The Protocol launched the Lawmen Series to acknowledge and pay recognition to figures who has impacted in law enforcement throughout history. It all started in 2019 with Sir Robert Peel, the founder of Scotland Yard. Then in early 2021, introducing Eliot Ness, the second line in the Lawmen Series who is best known for capturing Al Capone during the Prohibition era. Lastly, the newest addition to the series, Bass Reeves, showcased at PCA 2021.
Being the first Black Deputy U.S. Marshal in history, Bass Reeves had many achievements throughout his career. One of the most notable is his arresting more than 3,000 dangerous criminals since he got sworn in in 1875.
With such accomplishments, having only one blend would not do him justice. Therefore, following up on the Natural, the Protocol: Bass Reeves Maduro is next on the blind review chopping board.
- Cigar Reviewed: Protocol: Bass Reeves Maduro
- Wrapper: Nicaraguan Habano
- Binder: Nicaraguan
- Filler: Nicaraguan
- Size: Box Pressed Toro (6″x52)
Appearance & Construction
The cigar appearance is a cafe au lait color with few visible veins on the wrapper. The seam on the wrapper leaf is raised and detached from the surface. Nonetheless, it did not affect the construction as it still feels sturdy while holding it in my hand.
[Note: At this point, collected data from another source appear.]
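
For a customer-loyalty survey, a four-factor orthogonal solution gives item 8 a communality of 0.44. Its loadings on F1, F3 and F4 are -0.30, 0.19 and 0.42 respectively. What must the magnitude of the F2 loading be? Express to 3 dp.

0.371

Under orthogonal rotation h² = Σλ², so λ_F2² = h² − (0.3025) = 0.44 − 0.3025 = 0.1375.
|λ| = √0.1375 = 0.3708.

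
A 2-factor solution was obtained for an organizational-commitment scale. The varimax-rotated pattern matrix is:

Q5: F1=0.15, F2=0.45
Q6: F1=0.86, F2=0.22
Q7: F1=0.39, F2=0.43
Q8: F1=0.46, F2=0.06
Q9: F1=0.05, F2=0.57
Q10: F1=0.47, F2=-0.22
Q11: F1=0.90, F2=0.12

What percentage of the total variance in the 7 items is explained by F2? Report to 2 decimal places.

11.82%

SS loadings for F2 = 0.45² + 0.22² + 0.43² + 0.06² + 0.57² + (-0.22)² + 0.12² = 0.8271
With 7 standardized items, total variance = 7. Proportion = 0.8271/7 = 0.1182 → 11.82%.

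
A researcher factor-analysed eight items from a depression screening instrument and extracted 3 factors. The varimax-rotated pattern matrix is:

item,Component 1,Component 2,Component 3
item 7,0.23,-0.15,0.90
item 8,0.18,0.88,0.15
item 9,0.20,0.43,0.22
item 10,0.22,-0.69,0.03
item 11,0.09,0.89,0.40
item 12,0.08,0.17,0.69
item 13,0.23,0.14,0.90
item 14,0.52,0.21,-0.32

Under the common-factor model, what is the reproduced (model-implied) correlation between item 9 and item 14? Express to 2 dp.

0.12

r̂ = Σ λ_i·λ_j across factors = (0.20)(0.52) + (0.43)(0.21) + (0.22)(-0.32)
  = +0.1040 +0.0903 -0.0704 = 0.1239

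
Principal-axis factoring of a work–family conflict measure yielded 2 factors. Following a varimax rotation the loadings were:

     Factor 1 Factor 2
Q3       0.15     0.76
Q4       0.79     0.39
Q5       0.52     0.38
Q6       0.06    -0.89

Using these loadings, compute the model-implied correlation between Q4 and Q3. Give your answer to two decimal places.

0.41

r̂ = Σ λ_i·λ_j across factors = (0.79)(0.15) + (0.39)(0.76)
  = +0.1185 +0.2964 = 0.4149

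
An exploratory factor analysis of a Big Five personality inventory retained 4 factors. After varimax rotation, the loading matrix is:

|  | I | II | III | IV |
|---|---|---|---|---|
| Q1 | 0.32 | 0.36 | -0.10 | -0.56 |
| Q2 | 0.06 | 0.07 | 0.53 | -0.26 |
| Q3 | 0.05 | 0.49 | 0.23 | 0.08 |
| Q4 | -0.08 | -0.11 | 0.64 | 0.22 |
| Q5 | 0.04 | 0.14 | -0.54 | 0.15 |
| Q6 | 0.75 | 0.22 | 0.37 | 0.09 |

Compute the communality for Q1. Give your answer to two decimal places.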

Flavor and Smoke Characteristics
There is a faint sweet and tangy scent coming off the wrapper and an abundance of pepper spice off the foot of the cigar. Using my Xikar XO cutter, I sliced off the cap and did a cold draw. It tastes fruity, musty, and has a freshness that reminds me of jalapenos. While lighting the cigar, the scent reinforced what I got from the cold draw, as if I was roasting fresh jalapenos over a live fire.
My first puff of this cigar surprised me with a copious amount of spice and nicotine, more than I thought it would have. As the nicotine slowly settled down in my stomach, I got bitter and sweet coffee, oak wood, charcoal, and black pepper spice on my palate. The retrohale isn’t too far from what I got on my palate: black pepper spice, coffee, and damp wood. The construction is pretty on point, the ash is holding together loosely, and the burn line is very even. Other than the flavor challenges, I have no trouble puffing on this cigar.
The spiciness slowly recedes as I’m approaching the second third. The flavors are more palatable: chocolate, oak wood, roasted peanuts, and red pepper spice. The pepper spice is still dominating the olfactory senses when I retrohale, but I was also able to get oak wood and roasted peanut shells. One characteristic of this cigar I am not a fan of is the finish. There is a saccharin or artificial sweetener aftertaste which I usually avoid in all my beverages. Therefore, it is not a pleasurable experience for me when smoking.
Upon reaching the final third, the flavors for this cigar bloomed. I got flavors of roasted nuts, caramel, oak wood, leather, and a hint of pepper spice. The retrohale becomes more enjoyable with caramel, peanuts, oak wood, and a hint of red pepper spice. It almost mirrors what I have on my palate.
The Bass Reeves Maduro started by striking me with a jarring set of tasting notes. The excessive amounts of pepper spice and nicotine content in the first third of this cigar almost made me quit smoking. But through patience, I was rewarded with delectable flavors such as caramel, oak bark, roasted peanuts, leather, and just enough spice to tingle the senses. I believe this cigar is meant for after a meal, paired with a dram of bourbon to optimize the appreciation for it.